Now here’s another thing: it is very roughly in line ( of longitude) with the famed Bronx River Turtle Petroglyph, known to be an eastern border marker of the Lenape, (Beirhorst says circa 1000 AD) as the turtle is the sign of the ruling Unami “clan.” It is also in the general area of the no-man’s land between Lenape and Mohican territory, roughly between Rhinebeck and Hyde Park. Therefore it is a candidate for being the NE boundary marker for all of Lenape-Hoking. It is certainly within a few miles of that spot. It is near or in Staatsburg, which I heard was a northern-jutting outpost of Lenape culture as was Coxsackie in the West.
What this implies is that,since it is part platform and part “modern” Lenape boundary marker, that the Lenape knew of the platform tradition and remembered it! Or perhaps the platforms are not that old. Oley PA was the southwest corner boundary of Lenape Hoking, probably during the 1730s (easy to research, in fact I have the relevant deed maps somewhere, and the date the Susquehanna ceded the land back to the Delaware) and also an important spot in 1000 BC. As I mentioned, Oley PA is rather near the Schuykill rift (about five miles north) which was a natural boundary between north and south.
I would suspect there would also be a similar “platform” marker near Lexington NY for the Munsee as that was their border with the Mohawk.

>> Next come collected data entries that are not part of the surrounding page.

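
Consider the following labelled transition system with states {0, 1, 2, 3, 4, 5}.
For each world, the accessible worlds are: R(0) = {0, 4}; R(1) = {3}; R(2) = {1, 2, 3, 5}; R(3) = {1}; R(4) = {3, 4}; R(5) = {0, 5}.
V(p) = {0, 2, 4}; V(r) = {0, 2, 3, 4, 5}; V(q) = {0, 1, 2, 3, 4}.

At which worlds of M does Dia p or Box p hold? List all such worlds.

Recall that Box ψ holds at a world iff ψ holds at every accessible world, and Dia ψ holds iff ψ holds at some accessible world.
Let φ = Dia p or Box p. Evaluate φ at each world:
  0 (successors {0, 4}): φ is true.
  1 (successors {3}): φ is false.
  2 (successors {1, 2, 3, 5}): φ is true.
  3 (successors {1}): φ is false.
  4 (successors {3, 4}): φ is true.
  5 (successors {0, 5}): φ is true.
For instance, at 5:
  At 5: Dia p is true, Box p is false, so Dia p or Box p is true.
    At 5: Dia p requires p at some successor in {0, 5}.
      p holds at 0, so Dia p is true at 5.
    At 5: Box p requires p at every successor {0, 5}.
      p fails at 5, so Box p is false at 5.
Satisfying worlds: {0, 2, 4, 5}

0, 2, 4, 5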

The southeast border would probably have been Cedar Swamp in Delaware, or Cape May NJ depending on how you divide up the tribes.

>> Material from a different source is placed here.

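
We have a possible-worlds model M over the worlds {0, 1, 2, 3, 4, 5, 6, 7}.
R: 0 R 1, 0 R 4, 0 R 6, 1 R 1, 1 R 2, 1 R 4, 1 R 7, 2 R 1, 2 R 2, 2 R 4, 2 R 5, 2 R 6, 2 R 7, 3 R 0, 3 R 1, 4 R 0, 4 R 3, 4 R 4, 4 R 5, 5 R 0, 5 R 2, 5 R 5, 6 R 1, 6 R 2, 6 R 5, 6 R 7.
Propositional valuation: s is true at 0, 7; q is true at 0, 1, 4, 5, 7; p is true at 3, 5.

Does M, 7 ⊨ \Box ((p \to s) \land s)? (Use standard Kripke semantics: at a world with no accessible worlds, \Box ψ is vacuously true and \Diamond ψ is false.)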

According to my reading of William Richie, any Lenape boundary markers in Staatsburg would have dated from before 1300 AD, because the Wappingers had rather different E-W boundaries and didn’t use the turtle. However, their boundary with the Mohicans was roughly the same as far as we know.

The article on the stone walls in the bottom of the Hudson was published in the NY Times on April 16th, 2000!!!!
The divers/researchers claim no news since then. I suspect its all being kept secret. But there were significant numbers of Orient Point fishtail projectiles found at Dobbs Ferry less than a mile from those walls built at that same time.
I took a roll of photos which I guess I should have digitized and send to you asap. I don’t know how good they will look. But they may whet your appetite. It took about 20 minutes walking. I think I could find it again. There would not be a good view of the sunrise from that turtle’s perspective, but a better one of the sunset if the trees were clear.
I don’t have any tribal maps of Vermont, but there might be a case that the Rochester site was a northern boundary of L speaking (Lenape type) people. I have a Canadian government map of 1700 that shows Atikamek (Algonquin/Cree) people’s boundary down into Vermont quite a ways. They were N speakers, not a Lenape type. Just more wild speculation.